Familial hyperinsulinemic hypoglycemia 6 (HHF6) [MIM:606762]: Familial hyperinsulinemic hypoglycemia [MIM:256450], also referred to as congenital hyperinsulinism, nesidioblastosis, or persistent hyperinsulinemic hypoglycemia of infancy (PPHI), is the most common cause of persistent hypoglycemia in infancy and is due to defective negative feedback regulation of insulin secretion by low glucose levels.
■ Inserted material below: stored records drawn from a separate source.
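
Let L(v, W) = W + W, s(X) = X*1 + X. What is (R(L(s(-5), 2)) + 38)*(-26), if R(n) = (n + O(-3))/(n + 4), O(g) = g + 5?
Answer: -2015/2 ≈ -1007.5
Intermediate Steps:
s(X) = 2*X (s(X) = X + X = 2*X)
L(v, W) = 2*W
O(g) = 5 + g
R(n) = (2 + n)/(4 + n) (R(n) = (n + (5 - 3))/(n + 4) = (n + 2)/(4 + n) = (2 + n)/(4 + n))
(R(L(s(-5), 2)) + 38)*(-26) = ((2 + 2*2)/(4 + 2*2) + 38)*(-26) = ((2 + 4)/(4 + 4) + 38)*(-26) = (6/8 + 38)*(-26) = ((⅛)*6 + 38)*(-26) = (¾ + 38)*(-26) = (155/4)*(-26) = -2015/2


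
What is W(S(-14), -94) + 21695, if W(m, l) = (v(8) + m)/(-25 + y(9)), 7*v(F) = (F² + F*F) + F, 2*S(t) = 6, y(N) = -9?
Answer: 5163253/238 ≈ 21694.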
In HHF6 elevated oxidation rate of glutamate to alpha-ketoglutarate stimulates insulin secretion in the pancreatic beta cells, while they impair detoxification of ammonium in the liver. {ECO:0000269|PubMed:10636977, ECO:0000269|PubMed:11214910, ECO:0000269|PubMed:11297618, ECO:0000269|PubMed:9571255}. Note=The disease is caused by variants affecting the gene represented in this entry. 
['606762', '256450']
Traceback (most recent call last):
  File "uniprotkb_dat_to_json.py", line 430, in <module>
    edges_list = make_edges(uniprot_records, nodes_dict)
  File "uniprotkb_dat_to_json.py", line 202, in make_edges
    assert len(m) < 2
AssertionError
ecwood commented 1 year ago

This is caused by a recent commit: https://github.com/RTXteam/RTX-KG2/commit/b8c0a6d55a94feb1b8d2504edfda3b2b0f5887ef#diff-1d05c94e474b23597d281ef07ac150674142311af456e68786dbd58b36a8c29eR197-R201

ecwood commented 1 year ago

With 000db40, the code is no longer failing. However, I did reach out to Steve to confirm that this fix is appropriate, given the specificity of the original commit.

ecwood commented 1 year ago

This is directly related to #279, for tracking purposes.

ecwood commented 1 year ago

I am closing this issue because the code worked in KG2.8.4pre's build.